Haberler
Mektebi Davutpaşa: Coğrafya ve Edebiyatın Buluşması
Sezai Karakoç ve Cahit Zarifoğlu’nun eserlerinde coğrafyanın kurucu bir unsur olarak ele alınışı Medrese Davutpaşa’da düzenlenen “Mektebi Davutpaşa” programında kapsamlı bir şekilde incelendi.
22 Aralık 2024Fatih’te bulunan tarihî Medrese Davutpaşa, Türk edebiyatına farklı bir perspektiften yaklaşan bir programa ev sahipliği yaptı. “Mektebi Davutpaşa” adıyla düzenlenen etkinlikte sanat eserlerinin arka planında yer alan coğrafyanın eserlere etkisi ve yazarların bu coğrafyayı nasıl yorumladıkları detaylı bir şekilde ele alındı.
Dr. Esra Fahriye Poyraz’ın yürütücülüğünü üstlendiği program edebiyat eserlerine coğrafya merkezli bir okuma anlayışı getirmesiyle dikkat çekti. İlk oturumda Türk edebiyatının önde gelen şair ve mütefekkirlerinden Sezai Karakoç’un eserlerindeki coğrafya unsurları incelendi. Karakoç’un metinlerinde coğrafyanın yalnızca bir arka plan değil, aynı zamanda metni şekillendiren kurucu bir unsur olduğu vurgulandı. Sanatçının yaşam coğrafyasının dini inançları, yaşam tarzı ve gelecek tasavvuru üzerindeki etkileri analiz edilerek bu unsurların edebi üretime yansımaları değerlendirildi.
Programın ikinci oturumunda ise Türk şiirinin özgün ve derinlikli isimlerinden Cahit Zarifoğlu’nun eserleri mercek altına alındı. Zarifoğlu’nun şiirlerinde Hama’dan Beyrut’a, Afganistan’dan Filistin’e uzanan İslam coğrafyasının izi sürüldü. Şairin bu coğrafyaları nasıl anlamlandırdığı ve bu mekânların şiirlerindeki tematik derinliğe katkıları tartışıldı. Zarifoğlu’nun İslam dünyasının sorunlarına şiirleri aracılığıyla nasıl dikkat çektiği ve bu coğrafyalara dair hislerini eserlerine nasıl yansıttığı kapsamlı bir şekilde değerlendirildi.

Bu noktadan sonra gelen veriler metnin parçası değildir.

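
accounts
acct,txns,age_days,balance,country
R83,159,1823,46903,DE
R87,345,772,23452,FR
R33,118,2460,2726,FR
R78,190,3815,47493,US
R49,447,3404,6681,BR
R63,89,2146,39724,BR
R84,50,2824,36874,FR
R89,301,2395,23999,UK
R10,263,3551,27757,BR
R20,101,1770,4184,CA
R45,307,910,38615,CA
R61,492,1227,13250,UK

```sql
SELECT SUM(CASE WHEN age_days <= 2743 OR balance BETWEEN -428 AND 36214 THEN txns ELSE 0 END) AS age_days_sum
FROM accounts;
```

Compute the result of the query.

acct=R83: ✓ → 159
acct=R87: ✓ → 345
acct=R33: ✓ → 118
acct=R78: ✗
acct=R49: ✓ → 447
acct=R63: ✓ → 89
acct=R84: ✗
acct=R89: ✓ → 301
acct=R10: ✓ → 263
acct=R20: ✓ → 101
acct=R45: ✓ → 307
acct=R61: ✓ → 492
age_days_sum = 159 + 345 + 118 + 447 + 89 + 301 + 263 + 101 + 307 + 492 = 2622

2622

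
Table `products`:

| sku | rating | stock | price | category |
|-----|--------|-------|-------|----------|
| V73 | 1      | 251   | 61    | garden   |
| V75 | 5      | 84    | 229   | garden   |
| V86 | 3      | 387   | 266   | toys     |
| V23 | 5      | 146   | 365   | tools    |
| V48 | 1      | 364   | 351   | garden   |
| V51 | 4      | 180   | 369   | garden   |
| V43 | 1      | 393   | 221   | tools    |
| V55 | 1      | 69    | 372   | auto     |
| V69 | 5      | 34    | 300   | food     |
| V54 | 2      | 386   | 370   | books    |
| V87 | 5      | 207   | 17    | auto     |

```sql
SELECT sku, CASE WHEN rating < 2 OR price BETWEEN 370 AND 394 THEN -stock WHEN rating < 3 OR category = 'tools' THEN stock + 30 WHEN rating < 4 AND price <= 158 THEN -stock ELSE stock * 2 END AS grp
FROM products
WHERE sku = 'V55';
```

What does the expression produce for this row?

-69

sku = V55: rating=1, stock=69, price=372, category=auto.
rating < 2 OR price BETWEEN 370 AND 394 → true → -69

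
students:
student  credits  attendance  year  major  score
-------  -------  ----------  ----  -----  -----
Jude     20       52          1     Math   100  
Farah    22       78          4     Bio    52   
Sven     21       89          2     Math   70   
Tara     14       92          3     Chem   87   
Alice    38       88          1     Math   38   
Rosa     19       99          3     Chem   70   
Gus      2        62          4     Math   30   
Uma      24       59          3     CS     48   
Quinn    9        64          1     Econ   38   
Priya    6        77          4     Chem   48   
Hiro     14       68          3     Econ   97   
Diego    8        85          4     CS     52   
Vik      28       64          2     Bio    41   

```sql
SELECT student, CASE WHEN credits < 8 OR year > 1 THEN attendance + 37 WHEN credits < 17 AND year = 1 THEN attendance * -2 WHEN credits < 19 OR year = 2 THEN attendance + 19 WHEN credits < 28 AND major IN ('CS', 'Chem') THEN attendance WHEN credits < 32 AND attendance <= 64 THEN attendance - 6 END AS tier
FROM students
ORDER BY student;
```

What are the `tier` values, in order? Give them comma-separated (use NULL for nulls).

student=Alice: (no match → NULL) → NULL
student=Diego: credits < 8 OR year > 1 → 122
student=Farah: credits < 8 OR year > 1 → 115
student=Gus: credits < 8 OR year > 1 → 99
student=Hiro: credits < 8 OR year > 1 → 105
student=Jude: credits < 32 AND attendance <= 64 → 46
student=Priya: credits < 8 OR year > 1 → 114
student=Quinn: credits < 17 AND year = 1 → -128
student=Rosa: credits < 8 OR year > 1 → 136
student=Sven: credits < 8 OR year > 1 → 126
student=Tara: credits < 8 OR year > 1 → 129
student=Uma: credits < 8 OR year > 1 → 96
student=Vik: credits < 8 OR year > 1 → 101

NULL, 122, 115, 99, 105, 46, 114, -128, 136, 126, 129, 96, 101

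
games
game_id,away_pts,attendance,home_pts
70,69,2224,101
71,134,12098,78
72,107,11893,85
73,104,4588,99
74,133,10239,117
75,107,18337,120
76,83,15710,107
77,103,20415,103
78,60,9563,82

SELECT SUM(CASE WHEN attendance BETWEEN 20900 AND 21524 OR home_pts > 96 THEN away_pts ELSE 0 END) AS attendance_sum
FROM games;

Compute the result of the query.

game_id=70: ✓ → 69
game_id=71: ✗
game_id=72: ✗
game_id=73: ✓ → 104
game_id=74: ✓ → 133
game_id=75: ✓ → 107
game_id=76: ✓ → 83
game_id=77: ✓ → 103
game_id=78: ✗
attendance_sum = 69 + 104 + 133 + 107 + 83 + 103 = 599

599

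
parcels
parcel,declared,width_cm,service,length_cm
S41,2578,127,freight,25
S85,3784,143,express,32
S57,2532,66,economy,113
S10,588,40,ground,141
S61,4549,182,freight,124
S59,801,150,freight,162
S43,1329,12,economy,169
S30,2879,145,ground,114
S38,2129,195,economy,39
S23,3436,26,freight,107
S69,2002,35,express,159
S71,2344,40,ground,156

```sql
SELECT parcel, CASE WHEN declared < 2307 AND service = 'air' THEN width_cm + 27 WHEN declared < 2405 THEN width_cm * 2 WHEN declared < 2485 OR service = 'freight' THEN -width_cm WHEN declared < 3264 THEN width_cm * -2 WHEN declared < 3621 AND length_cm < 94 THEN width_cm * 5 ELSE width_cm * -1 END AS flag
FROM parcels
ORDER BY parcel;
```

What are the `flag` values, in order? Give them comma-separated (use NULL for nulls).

80, -26, -290, 390, -127, 24, -132, 300, -182, 70, 80, -143

parcel=S10: declared < 2405 → 80
parcel=S23: declared < 2485 OR service = 'freight' → -26
parcel=S30: declared < 3264 → -290
parcel=S38: declared < 2405 → 390
parcel=S41: declared < 2485 OR service = 'freight' → -127
parcel=S43: declared < 2405 → 24
parcel=S57: declared < 3264 → -132
parcel=S59: declared < 2405 → 300
parcel=S61: declared < 2485 OR service = 'freight' → -182
parcel=S69: declared < 2405 → 70
parcel=S71: declared < 2405 → 80
parcel=S85: ELSE → -143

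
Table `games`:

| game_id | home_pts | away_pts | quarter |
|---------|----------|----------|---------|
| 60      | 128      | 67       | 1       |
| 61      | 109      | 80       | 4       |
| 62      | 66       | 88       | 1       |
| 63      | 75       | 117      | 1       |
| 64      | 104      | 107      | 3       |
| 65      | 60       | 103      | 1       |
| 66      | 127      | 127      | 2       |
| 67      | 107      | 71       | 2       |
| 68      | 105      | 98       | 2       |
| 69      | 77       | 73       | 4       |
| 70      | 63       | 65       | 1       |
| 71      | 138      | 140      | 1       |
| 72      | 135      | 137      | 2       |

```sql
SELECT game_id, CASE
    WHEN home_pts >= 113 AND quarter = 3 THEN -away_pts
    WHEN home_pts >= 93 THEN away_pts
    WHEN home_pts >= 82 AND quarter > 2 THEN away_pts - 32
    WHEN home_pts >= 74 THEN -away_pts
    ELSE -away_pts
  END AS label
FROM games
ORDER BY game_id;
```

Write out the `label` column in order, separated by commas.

game_id=60: home_pts >= 93 → 67
game_id=61: home_pts >= 93 → 80
game_id=62: ELSE → -88
game_id=63: home_pts >= 74 → -117
game_id=64: home_pts >= 93 → 107
game_id=65: ELSE → -103
game_id=66: home_pts >= 93 → 127
game_id=67: home_pts >= 93 → 71
game_id=68: home_pts >= 93 → 98
game_id=69: home_pts >= 74 → -73
game_id=70: ELSE → -65
game_id=71: home_pts >= 93 → 140
game_id=72: home_pts >= 93 → 137

67, 80, -88, -117, 107, -103, 127, 71, 98, -73, -65, 140, 137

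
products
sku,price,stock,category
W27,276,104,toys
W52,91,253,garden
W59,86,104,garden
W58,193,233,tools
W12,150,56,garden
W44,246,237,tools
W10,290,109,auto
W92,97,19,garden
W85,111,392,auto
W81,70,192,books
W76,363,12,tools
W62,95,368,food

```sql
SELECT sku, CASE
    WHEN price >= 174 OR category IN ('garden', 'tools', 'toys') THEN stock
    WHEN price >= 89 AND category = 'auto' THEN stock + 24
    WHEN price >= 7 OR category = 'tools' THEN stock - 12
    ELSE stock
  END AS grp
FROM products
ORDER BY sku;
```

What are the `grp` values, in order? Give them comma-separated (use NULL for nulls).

109, 56, 104, 237, 253, 233, 104, 356, 12, 180, 416, 19

sku=W10: price >= 174 OR category IN ('garden', 'tools', 'toys') → 109
sku=W12: price >= 174 OR category IN ('garden', 'tools', 'toys') → 56
sku=W27: price >= 174 OR category IN ('garden', 'tools', 'toys') → 104
sku=W44: price >= 174 OR category IN ('garden', 'tools', 'toys') → 237
sku=W52: price >= 174 OR category IN ('garden', 'tools', 'toys') → 253
sku=W58: price >= 174 OR category IN ('garden', 'tools', 'toys') → 233
sku=W59: price >= 174 OR category IN ('garden', 'tools', 'toys') → 104
sku=W62: price >= 7 OR category = 'tools' → 356
sku=W76: price >= 174 OR category IN ('garden', 'tools', 'toys') → 12
sku=W81: price >= 7 OR category = 'tools' → 180
sku=W85: price >= 89 AND category = 'auto' → 416
sku=W92: price >= 174 OR category IN ('garden', 'tools', 'toys') → 19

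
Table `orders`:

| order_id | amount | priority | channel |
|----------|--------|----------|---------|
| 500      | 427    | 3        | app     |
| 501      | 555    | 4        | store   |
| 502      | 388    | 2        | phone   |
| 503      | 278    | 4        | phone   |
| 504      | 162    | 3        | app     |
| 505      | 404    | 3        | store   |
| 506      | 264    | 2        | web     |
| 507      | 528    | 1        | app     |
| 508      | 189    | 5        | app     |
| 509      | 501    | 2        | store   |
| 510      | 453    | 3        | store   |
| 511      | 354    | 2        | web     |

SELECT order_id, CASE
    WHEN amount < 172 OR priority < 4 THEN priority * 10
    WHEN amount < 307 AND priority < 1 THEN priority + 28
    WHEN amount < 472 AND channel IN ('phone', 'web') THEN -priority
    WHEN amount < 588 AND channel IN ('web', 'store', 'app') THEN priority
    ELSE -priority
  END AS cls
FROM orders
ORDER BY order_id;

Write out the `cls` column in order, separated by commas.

order_id=500: amount < 172 OR priority < 4 → 30
order_id=501: amount < 588 AND channel IN ('web', 'store', 'app') → 4
order_id=502: amount < 172 OR priority < 4 → 20
order_id=503: amount < 472 AND channel IN ('phone', 'web') → -4
order_id=504: amount < 172 OR priority < 4 → 30
order_id=505: amount < 172 OR priority < 4 → 30
order_id=506: amount < 172 OR priority < 4 → 20
order_id=507: amount < 172 OR priority < 4 → 10
order_id=508: amount < 588 AND channel IN ('web', 'store', 'app') → 5
order_id=509: amount < 172 OR priority < 4 → 20
order_id=510: amount < 172 OR priority < 4 → 30
order_id=511: amount < 172 OR priority < 4 → 20

30, 4, 20, -4, 30, 30, 20, 10, 5, 20, 30, 20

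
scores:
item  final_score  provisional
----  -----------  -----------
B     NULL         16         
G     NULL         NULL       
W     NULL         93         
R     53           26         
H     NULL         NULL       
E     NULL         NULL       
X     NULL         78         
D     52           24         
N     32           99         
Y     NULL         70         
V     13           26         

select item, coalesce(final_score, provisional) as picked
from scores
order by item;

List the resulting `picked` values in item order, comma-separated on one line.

item=B: final_score=NULL, provisional=16 → 16
item=D: final_score=52 → 52
item=E: final_score=NULL, provisional=NULL (all NULL) → NULL
item=G: final_score=NULL, provisional=NULL (all NULL) → NULL
item=H: final_score=NULL, provisional=NULL (all NULL) → NULL
item=N: final_score=32 → 32
item=R: final_score=53 → 53
item=V: final_score=13 → 13
item=W: final_score=NULL, provisional=93 → 93
item=X: final_score=NULL, provisional=78 → 78
item=Y: final_score=NULL, provisional=70 → 70

16, 52, NULL, NULL, NULL, 32, 53, 13, 93, 78, 70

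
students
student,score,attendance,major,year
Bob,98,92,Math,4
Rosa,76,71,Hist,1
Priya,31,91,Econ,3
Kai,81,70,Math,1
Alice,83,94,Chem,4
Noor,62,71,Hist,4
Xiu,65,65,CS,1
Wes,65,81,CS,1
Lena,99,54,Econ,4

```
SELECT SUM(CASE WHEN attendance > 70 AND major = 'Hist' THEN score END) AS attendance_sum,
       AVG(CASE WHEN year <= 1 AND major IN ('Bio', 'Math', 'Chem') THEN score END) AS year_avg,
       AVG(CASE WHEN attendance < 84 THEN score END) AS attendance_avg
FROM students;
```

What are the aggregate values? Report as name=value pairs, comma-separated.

attendance_sum=138, year_avg=81, attendance_avg=74.6666666667

[attendance_sum: attendance > 70 AND major = 'Hist']
student=Bob: ✗
student=Rosa: ✓ → 76
student=Priya: ✗
student=Kai: ✗
student=Alice: ✗
student=Noor: ✓ → 62
student=Xiu: ✗
student=Wes: ✗
student=Lena: ✗
attendance_sum = 76 + 62 = 138
—
[year_avg: year <= 1 AND major IN ('Bio', 'Math', 'Chem')]
student=Bob: ✗
student=Rosa: ✗
student=Priya: ✗
student=Kai: ✓ → 81
student=Alice: ✗
student=Noor: ✗
student=Xiu: ✗
student=Wes: ✗
student=Lena: ✗
year_avg = 81
—
[attendance_avg: attendance < 84]
student=Bob: ✗
student=Rosa: ✓ → 76
student=Priya: ✗
student=Kai: ✓ → 81
student=Alice: ✗
student=Noor: ✓ → 62
student=Xiu: ✓ → 65
student=Wes: ✓ → 65
student=Lena: ✓ → 99
attendance_avg = (76 + 81 + 62 + 65 + 65 + 99) / 6 = 74.6666666667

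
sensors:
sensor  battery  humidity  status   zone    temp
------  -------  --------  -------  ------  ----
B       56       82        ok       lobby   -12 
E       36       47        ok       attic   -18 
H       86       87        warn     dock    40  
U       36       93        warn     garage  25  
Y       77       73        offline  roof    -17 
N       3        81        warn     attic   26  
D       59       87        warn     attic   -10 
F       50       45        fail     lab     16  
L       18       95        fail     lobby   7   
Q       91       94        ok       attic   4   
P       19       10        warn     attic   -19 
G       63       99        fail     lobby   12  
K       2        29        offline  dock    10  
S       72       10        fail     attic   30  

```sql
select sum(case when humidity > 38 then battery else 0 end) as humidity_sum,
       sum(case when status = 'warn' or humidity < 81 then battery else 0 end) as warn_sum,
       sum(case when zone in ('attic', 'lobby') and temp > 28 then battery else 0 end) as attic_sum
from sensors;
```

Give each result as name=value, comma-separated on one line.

humidity_sum=575, warn_sum=440, attic_sum=72

[humidity_sum: humidity > 38]
sensor=B: ✓ → 56
sensor=E: ✓ → 36
sensor=H: ✓ → 86
sensor=U: ✓ → 36
sensor=Y: ✓ → 77
sensor=N: ✓ → 3
sensor=D: ✓ → 59
sensor=F: ✓ → 50
sensor=L: ✓ → 18
sensor=Q: ✓ → 91
sensor=P: ✗
sensor=G: ✓ → 63
sensor=K: ✗
sensor=S: ✗
humidity_sum = 56 + 36 + 86 + 36 + 77 + 3 + 59 + 50 + 18 + 91 + 63 = 575
—
[warn_sum: status = 'warn' or humidity < 81]
sensor=B: ✗
sensor=E: ✓ → 36
sensor=H: ✓ → 86
sensor=U: ✓ → 36
sensor=Y: ✓ → 77
sensor=N: ✓ → 3
sensor=D: ✓ → 59
sensor=F: ✓ → 50
sensor=L: ✗
sensor=Q: ✗
sensor=P: ✓ → 19
sensor=G: ✗
sensor=K: ✓ → 2
sensor=S: ✓ → 72
warn_sum = 36 + 86 + 36 + 77 + 3 + 59 + 50 + 19 + 2 + 72 = 440
—
[attic_sum: zone in ('attic', 'lobby') and temp > 28]
sensor=B: ✗
sensor=E: ✗
sensor=H: ✗
sensor=U: ✗
sensor=Y: ✗
sensor=N: ✗
sensor=D: ✗
sensor=F: ✗
sensor=L: ✗
sensor=Q: ✗
sensor=P: ✗
sensor=G: ✗
sensor=K: ✗
sensor=S: ✓ → 72
attic_sum = 72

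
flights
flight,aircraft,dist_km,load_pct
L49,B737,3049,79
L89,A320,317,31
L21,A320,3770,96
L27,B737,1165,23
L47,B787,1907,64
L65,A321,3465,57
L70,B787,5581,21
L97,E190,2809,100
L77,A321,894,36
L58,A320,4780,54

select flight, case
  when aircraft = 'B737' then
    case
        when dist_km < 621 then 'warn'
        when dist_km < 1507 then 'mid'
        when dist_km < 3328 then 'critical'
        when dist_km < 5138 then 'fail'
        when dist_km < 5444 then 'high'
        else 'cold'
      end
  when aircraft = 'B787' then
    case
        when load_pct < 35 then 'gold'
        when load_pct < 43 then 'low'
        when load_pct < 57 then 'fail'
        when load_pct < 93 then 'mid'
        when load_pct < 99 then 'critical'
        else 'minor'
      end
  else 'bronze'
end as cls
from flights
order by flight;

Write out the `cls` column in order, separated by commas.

flight=L21: aircraft='A320' → outer ELSE → bronze
flight=L27: aircraft='B737' → inner[dist_km < 1507] → mid
flight=L47: aircraft='B787' → inner[load_pct < 93] → mid
flight=L49: aircraft='B737' → inner[dist_km < 3328] → critical
flight=L58: aircraft='A320' → outer ELSE → bronze
flight=L65: aircraft='A321' → outer ELSE → bronze
flight=L70: aircraft='B787' → inner[load_pct < 35] → gold
flight=L77: aircraft='A321' → outer ELSE → bronze
flight=L89: aircraft='A320' → outer ELSE → bronze
flight=L97: aircraft='E190' → outer ELSE → bronze

bronze, mid, mid, critical, bronze, bronze, gold, bronze, bronze, bronze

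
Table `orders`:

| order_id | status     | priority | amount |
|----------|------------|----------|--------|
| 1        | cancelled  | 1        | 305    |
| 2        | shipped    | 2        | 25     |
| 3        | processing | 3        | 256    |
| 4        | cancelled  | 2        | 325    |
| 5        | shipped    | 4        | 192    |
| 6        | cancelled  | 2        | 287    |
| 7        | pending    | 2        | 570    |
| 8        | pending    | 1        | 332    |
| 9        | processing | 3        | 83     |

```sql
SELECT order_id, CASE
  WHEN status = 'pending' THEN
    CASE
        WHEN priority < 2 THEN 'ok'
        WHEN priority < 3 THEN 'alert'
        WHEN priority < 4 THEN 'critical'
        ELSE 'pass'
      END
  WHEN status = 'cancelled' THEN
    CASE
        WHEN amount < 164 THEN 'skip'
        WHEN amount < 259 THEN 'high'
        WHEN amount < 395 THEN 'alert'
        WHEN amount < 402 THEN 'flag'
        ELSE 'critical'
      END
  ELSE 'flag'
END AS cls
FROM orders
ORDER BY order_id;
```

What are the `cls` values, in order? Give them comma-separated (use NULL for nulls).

order_id=1: status='cancelled' → inner[amount < 395] → alert
order_id=2: status='shipped' → outer ELSE → flag
order_id=3: status='processing' → outer ELSE → flag
order_id=4: status='cancelled' → inner[amount < 395] → alert
order_id=5: status='shipped' → outer ELSE → flag
order_id=6: status='cancelled' → inner[amount < 395] → alert
order_id=7: status='pending' → inner[priority < 3] → alert
order_id=8: status='pending' → inner[priority < 2] → ok
order_id=9: status='processing' → outer ELSE → flag

alert, flag, flag, alert, flag, alert, alert, ok, flag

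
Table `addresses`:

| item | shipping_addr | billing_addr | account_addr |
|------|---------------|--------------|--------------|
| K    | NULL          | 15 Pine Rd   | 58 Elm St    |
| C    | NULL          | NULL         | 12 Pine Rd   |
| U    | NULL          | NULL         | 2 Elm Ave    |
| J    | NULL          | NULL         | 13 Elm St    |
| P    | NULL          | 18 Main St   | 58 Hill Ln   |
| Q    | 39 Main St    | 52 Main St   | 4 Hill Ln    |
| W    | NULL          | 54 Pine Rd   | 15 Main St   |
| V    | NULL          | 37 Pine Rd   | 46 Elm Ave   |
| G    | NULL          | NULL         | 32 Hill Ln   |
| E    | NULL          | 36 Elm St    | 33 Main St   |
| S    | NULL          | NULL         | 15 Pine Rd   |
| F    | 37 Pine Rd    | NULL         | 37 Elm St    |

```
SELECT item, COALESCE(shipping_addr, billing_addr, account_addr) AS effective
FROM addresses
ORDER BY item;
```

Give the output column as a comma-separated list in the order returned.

12 Pine Rd, 36 Elm St, 37 Pine Rd, 32 Hill Ln, 13 Elm St, 15 Pine Rd, 18 Main St, 39 Main St, 15 Pine Rd, 2 Elm Ave, 37 Pine Rd, 54 Pine Rd

item=C: shipping_addr=NULL, billing_addr=NULL, account_addr=12 Pine Rd → 12 Pine Rd
item=E: shipping_addr=NULL, billing_addr=36 Elm St → 36 Elm St
item=F: shipping_addr=37 Pine Rd → 37 Pine Rd
item=G: shipping_addr=NULL, billing_addr=NULL, account_addr=32 Hill Ln → 32 Hill Ln
item=J: shipping_addr=NULL, billing_addr=NULL, account_addr=13 Elm St → 13 Elm St
item=K: shipping_addr=NULL, billing_addr=15 Pine Rd → 15 Pine Rd
item=P: shipping_addr=NULL, billing_addr=18 Main St → 18 Main St
item=Q: shipping_addr=39 Main St → 39 Main St
item=S: shipping_addr=NULL, billing_addr=NULL, account_addr=15 Pine Rd → 15 Pine Rd
item=U: shipping_addr=NULL, billing_addr=NULL, account_addr=2 Elm Ave → 2 Elm Ave
item=V: shipping_addr=NULL, billing_addr=37 Pine Rd → 37 Pine Rd
item=W: shipping_addr=NULL, billing_addr=54 Pine Rd → 54 Pine Rd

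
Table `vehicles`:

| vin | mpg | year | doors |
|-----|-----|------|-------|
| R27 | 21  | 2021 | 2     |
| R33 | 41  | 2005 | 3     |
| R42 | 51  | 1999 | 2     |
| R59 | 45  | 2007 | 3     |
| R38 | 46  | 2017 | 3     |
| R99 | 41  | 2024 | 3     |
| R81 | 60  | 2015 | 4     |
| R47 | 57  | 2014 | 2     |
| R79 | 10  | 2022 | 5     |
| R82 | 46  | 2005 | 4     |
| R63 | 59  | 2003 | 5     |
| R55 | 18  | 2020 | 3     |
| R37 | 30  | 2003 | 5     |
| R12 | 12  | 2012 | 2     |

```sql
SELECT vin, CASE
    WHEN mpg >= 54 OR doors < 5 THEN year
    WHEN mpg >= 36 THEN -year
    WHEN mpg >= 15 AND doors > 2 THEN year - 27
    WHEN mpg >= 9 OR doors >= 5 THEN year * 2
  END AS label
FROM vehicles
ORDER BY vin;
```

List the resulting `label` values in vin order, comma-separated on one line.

vin=R12: mpg >= 54 OR doors < 5 → 2012
vin=R27: mpg >= 54 OR doors < 5 → 2021
vin=R33: mpg >= 54 OR doors < 5 → 2005
vin=R37: mpg >= 15 AND doors > 2 → 1976
vin=R38: mpg >= 54 OR doors < 5 → 2017
vin=R42: mpg >= 54 OR doors < 5 → 1999
vin=R47: mpg >= 54 OR doors < 5 → 2014
vin=R55: mpg >= 54 OR doors < 5 → 2020
vin=R59: mpg >= 54 OR doors < 5 → 2007
vin=R63: mpg >= 54 OR doors < 5 → 2003
vin=R79: mpg >= 9 OR doors >= 5 → 4044
vin=R81: mpg >= 54 OR doors < 5 → 2015
vin=R82: mpg >= 54 OR doors < 5 → 2005
vin=R99: mpg >= 54 OR doors < 5 → 2024

2012, 2021, 2005, 1976, 2017, 1999, 2014, 2020, 2007, 2003, 4044, 2015, 2005, 2024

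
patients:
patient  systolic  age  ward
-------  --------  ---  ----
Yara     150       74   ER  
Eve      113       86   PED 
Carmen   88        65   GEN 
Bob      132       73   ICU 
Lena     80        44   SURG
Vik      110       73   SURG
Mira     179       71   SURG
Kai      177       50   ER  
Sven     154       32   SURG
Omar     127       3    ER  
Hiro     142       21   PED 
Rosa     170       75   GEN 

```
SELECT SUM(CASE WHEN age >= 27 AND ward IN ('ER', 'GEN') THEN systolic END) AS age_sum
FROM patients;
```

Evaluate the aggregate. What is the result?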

Sanat eserlerindeki coğrafya sadece bir arka plan değil, aynı zamanda sanatçının yaşam koşullarını, ideolojilerini ve toplumsal meselelerle ilişkisini belirleyen bir çerçeve olarak ele alındı. Bu bağlamda “coğrafya merkezli okuma” yöntemiyle eserlerin yazıldığı dönem ve mekânın edebi üretime etkileri tartışıldı.
Katılımcılar her iki oturumda da coğrafyanın sanat eserleri üzerindeki rolüne dair yeni bir farkındalık kazandı. Özellikle sanatçının yaşadığı çevre ve dönemin eserlerinde nasıl bir anlam dünyası inşa ettiğine dair yapılan analizler büyük ilgi gördü. Bu program sanat eserlerini toplumsal, tarihî ve mekansal bağlamlarıyla bir bütün olarak ele almanın edebiyatı anlamaya yönelik yeni bir pencere açabileceğini ortaya koydu.
“Mektebi Davutpaşa” programı edebiyat ve coğrafya arasındaki ilişkiyi derinlemesine ele alarak katılımcılara hem teorik hem de pratik açıdan önemli bir katkı sundu. Bu tür etkinlikler edebiyata farklı bir bakış açısı kazandırarak edebi eserlerin toplumsal ve tarihî kökenlerini anlamaya yönelik çabaları güçlendirmeye devam ediyor.